Prof. Eske Willerslev, Lundbeck Foundation Professor at the University of Copenhagen and Prince Philip Professor at the University of Cambridge, and his team will build one of the largest genomic datasets of its kind to hopefully shed light on the role of microbes in the pathogenesis of neuropsychiatric illnesses like Alzheimer’s disease and schizophrenia. The dataset involves complete DNA mapping of thousands of ancient Eurasian human remains, the oldest remains dating back 10,000 years.
“Over the past 10,000 years, mankind has experienced some of the greatest lifestyle changes in the history of our species. Our diet changed as we developed from hunter-gatherers into farmers, our settlement patterns changed, and there have been changes in pressure of infection from the pathogenic micro-organisms to which we were exposed due to altered living conditions,” Willerslev explained.

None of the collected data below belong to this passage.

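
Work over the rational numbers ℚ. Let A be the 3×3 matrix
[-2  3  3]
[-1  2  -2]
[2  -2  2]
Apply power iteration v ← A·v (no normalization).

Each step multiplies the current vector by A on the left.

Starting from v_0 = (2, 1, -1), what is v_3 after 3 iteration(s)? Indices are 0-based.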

“We also know that chronic viral, bacterial and fungal infections might be causative factors in neuropsychiatric diseases, so there is every reason to believe that the analyses of DNA from this period will show significant trends, giving us the ability to create new, publicly available reference sets, to enhance both the scientific and healthcare communities’ understanding of disease evolution,” Willerslev added.
To decode the genetic origins and human disease evolution, the team will utilize Illumina’s NovaSeq 6000 system, which was designed to provide the throughput to properly power large-cohort studies. Projects of this scale benefit from speed, throughput and data quality, and this project will use the S4 flow cell to sequence up to 20 billion ancient DNA fragments every two days.
“The NovaSeq 6000 was the obvious choice for this project, with its unrivaled data quality and high-throughput capabilities. While we conceived this project to explore the evolutionary origins of genetic disorders years ago, it was simply impossible to realize before Illumina’s NovaSeq System came on the market,” specified Willerslev. “We are delighted that Lundbeck Foundation had the foresight to see the importance of our project, and that Illumina’s technology will make the research possible.”
The international team of scientists—including specialists in ancient genomics, neuro-genetics, population genetics, archaeology, linguistics and experts in brain health—will focus on creating two subsets of genomic data. The first panel will be comprised of 5,000 ancient human genomes. The second panel will consist of ancient pathogen DNA associated with human diseases. Both panels will be made publicly available. The project will generate and analyze one of the largest sets of ancient human and pathogen genome panels ever created.
“It will be extremely valuable if, by going back 10,000 years, we can acquire new information about when, and under which environmental conditions, a brain disorder may have been introduced into human DNA. This project has the potential to influence future product developments in genetics and precision medicine by providing invaluable insights to those affected by mental health issues,” concluded Paula Dowdy, senior vice president and general manager for Europe, Middle East and Africa at Illumina.